Впереди чуть слышно прошелестела Сумаэль:
— Скорее всего, она и так нас убьет.
Спорить Ярви не стал.
На четвертый день зимний туман накрыл белые земли подобно савану. Они шли молча. Лишь кто-нибудь неразборчиво буркнет, когда споткнется, да другой буркнет, когда поможет тому подняться, чтобы дальше идти в никуда. Шесть безмолвных фигурок плелись посреди великой пустыни, в бескрайней, ледяной пустоте. Каждый под тяжким гнетом невольничьего ошейника и еще более тяжелой цепи продирался сквозь стужу собственных бед. У всех была своя боль, свой голод и страх.
Первое время Ярви не переставал думать о тех, кто утонул вместе с судном. Сколько их там погибло? Он вспоминал, как крошились доски, как море хлынуло в трюм. И все для того, чтоб уцелеть самому? Видимо, ради этого рабы упирались изо всех сил, тянулись на цепях за последним глотком воздуха, прежде чем Матерь Море утащила их к себе, вниз, на дно.
Но ведь мать все время учила: волнуйся не о том, что сделано, а о том, что делать дальше.
Уже ничего не изменишь — и его терзания о былом, равно как и тревога о будущем, начали гаснуть, оставляя лишь подленькие воспоминания о еде.
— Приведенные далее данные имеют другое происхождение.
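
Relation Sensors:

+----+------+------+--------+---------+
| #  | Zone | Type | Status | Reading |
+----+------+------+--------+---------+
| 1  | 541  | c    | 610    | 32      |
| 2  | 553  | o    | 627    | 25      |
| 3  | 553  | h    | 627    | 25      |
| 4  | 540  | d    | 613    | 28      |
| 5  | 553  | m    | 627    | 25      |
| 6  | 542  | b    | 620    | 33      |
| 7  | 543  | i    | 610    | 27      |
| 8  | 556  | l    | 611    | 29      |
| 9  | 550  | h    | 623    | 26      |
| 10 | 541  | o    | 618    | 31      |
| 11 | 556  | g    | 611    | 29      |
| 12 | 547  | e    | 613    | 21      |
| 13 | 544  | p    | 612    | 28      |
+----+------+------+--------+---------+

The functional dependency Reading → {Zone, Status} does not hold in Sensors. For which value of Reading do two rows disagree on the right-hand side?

28

Reading=32: row 1 → {Zone,Status} = (541, 610) ✓
Reading=25: rows 2, 3, 5 → {Zone,Status} = (553, 627), (553, 627), (553, 627) ✓
Reading=28: rows 4, 13 → {Zone,Status} takes values {(540, 613), (544, 612)} — violation
Reading=33: row 6 → {Zone,Status} = (542, 620) ✓
Reading=27: row 7 → {Zone,Status} = (543, 610) ✓
Reading=29: rows 8, 11 → {Zone,Status} = (556, 611), (556, 611) ✓
Reading=26: row 9 → {Zone,Status} = (550, 623) ✓
Reading=31: row 10 → {Zone,Status} = (541, 618) ✓
Reading=21: row 12 → {Zone,Status} = (547, 613) ✓
The only Reading value with inconsistent RHS is Reading=28.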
О четырех дюжинах печеных свиней к визиту Верховного короля — куда столько всего-то ради низенького седовласого человечка да его служительницы с каменным взглядом? О пире в честь прохождения братом испытания воина — тогда Ярви только поковырял в тарелке, зная, что сам никогда не пройдет ничего подобного. О песчаном береге перед отплытием в его роковой набег — люди крутили мясо на вертелах над сотней костров, понимая, что, быть может, обедают в последний раз: жар осязаем, как ладонь на твоем лице, повсюду в свете пламени голодные ухмылки, шкворчит жир и обугливается корочка…
— Свобода! — проревел Ральф, раскидывая руки в стороны, чтобы обхватить весь бесконечный простор белого безлюдья. — Свобода где любо, там и закоченеть! Свобода где в радость, там и сдохнуть от голода! Свобода идти куда хошь, покуда не свалишься!
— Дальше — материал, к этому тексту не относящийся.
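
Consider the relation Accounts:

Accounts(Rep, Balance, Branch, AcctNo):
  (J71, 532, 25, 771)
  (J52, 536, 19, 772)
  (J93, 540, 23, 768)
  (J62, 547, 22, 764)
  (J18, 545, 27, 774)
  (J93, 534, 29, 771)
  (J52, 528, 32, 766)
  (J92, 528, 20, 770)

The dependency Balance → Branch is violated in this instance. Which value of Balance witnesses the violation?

Balance=532: 1 row → Branch = 25 ✓
Balance=536: 1 row → Branch = 19 ✓
Balance=540: 1 row → Branch = 23 ✓
Balance=547: 1 row → Branch = 22 ✓
Balance=545: 1 row → Branch = 27 ✓
Balance=534: 1 row → Branch = 29 ✓
Balance=528: 2 rows → Branch takes values {32, 20} — violation
The only Balance value with inconsistent Branch is Balance=528.

528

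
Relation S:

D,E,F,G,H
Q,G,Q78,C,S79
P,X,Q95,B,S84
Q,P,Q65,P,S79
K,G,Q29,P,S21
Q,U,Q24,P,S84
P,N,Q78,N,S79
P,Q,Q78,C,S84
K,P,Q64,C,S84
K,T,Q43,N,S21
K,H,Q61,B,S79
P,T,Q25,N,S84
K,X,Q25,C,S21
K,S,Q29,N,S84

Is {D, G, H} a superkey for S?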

Он быстро умолк на колючем, разреженном воздухе.
— Закончил? — спросил Ничто.
Ральф безвольно уронил руки.
— Да. — И они поплелись дальше.
Нет, не мысли о матери гнали Ярви вперед, когда он загребал снег шаг за трясущимся шагом, переход за мучительным переходом, падение за промораживающим падением, упрямо, след в след за другими. Не мысли о нареченной невесте, и не о погибшем отце, и даже не о родном табурете у очага матери Гундринг. Его держала всего одна мысль: об Одеме — том, кто с улыбкой клал Ярви на плечо свою руку. Об Одеме — том, кто пообещал стать его соплечником. Об Одеме — том, кто тихо, словно весенний дождик, задал вопрос: неужели государем Гетланда станет калека?
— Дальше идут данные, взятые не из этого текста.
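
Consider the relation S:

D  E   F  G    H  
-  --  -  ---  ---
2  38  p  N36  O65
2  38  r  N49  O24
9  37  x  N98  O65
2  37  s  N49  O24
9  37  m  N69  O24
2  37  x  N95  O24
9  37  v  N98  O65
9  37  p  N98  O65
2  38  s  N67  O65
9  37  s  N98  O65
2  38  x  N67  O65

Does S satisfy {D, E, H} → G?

(D=2, E=38, H=O65): 3 rows → G takes values {N36, N67} — violation
(D=2, E=38, H=O24): 1 row → G = N49 ✓
(D=9, E=37, H=O65): 4 rows → G = N98, N98, N98, N98 ✓
(D=2, E=37, H=O24): 2 rows → G takes values {N49, N95} — violation
(D=9, E=37, H=O24): 1 row → G = N69 ✓
Two rows agree on {D, E, H} but differ on G, so {D, E, H} → G does not hold.

No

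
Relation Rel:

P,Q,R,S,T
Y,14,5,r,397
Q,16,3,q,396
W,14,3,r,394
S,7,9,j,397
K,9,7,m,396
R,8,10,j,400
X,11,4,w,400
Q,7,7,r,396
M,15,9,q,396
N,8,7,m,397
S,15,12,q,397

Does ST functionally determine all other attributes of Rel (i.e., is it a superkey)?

Two distinct rows share (S=q, T=396), so ST does not determine every attribute — not a superkey.

No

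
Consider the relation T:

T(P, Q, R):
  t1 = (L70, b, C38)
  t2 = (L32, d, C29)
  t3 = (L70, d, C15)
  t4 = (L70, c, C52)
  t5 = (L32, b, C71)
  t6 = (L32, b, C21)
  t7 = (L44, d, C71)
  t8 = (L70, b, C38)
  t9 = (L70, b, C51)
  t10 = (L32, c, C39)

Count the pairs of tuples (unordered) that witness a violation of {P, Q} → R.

(P=L70, Q=b): violating pairs (1,9), (8,9) — 2 pairs.
(P=L32, Q=b): violating pairs (5,6) — 1 pair.

3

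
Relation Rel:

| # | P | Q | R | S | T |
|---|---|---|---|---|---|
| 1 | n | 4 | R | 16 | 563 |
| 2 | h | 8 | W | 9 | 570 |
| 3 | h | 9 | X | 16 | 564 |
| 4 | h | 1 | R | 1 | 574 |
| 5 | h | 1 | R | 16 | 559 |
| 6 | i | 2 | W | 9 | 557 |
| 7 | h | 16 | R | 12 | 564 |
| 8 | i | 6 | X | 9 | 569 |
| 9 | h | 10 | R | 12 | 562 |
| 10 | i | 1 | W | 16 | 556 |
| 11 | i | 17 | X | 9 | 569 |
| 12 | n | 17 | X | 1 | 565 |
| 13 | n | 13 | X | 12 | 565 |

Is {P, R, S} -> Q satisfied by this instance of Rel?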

— Э нет… — отплевывался Ярви от снега растресканными губами. — Нет уж… дудки… нет уж… дудки.
С каждой пыткой нового шага Гетланд становился чуточку ближе.
Пятый день оказался ясен и искрился острыми гранями льда, окоем слепил прозрачной голубизной, и Ярви казалось, что впереди видно все, почти до самого моря, черно-белой ленты на дальнем краю черной и белой земли.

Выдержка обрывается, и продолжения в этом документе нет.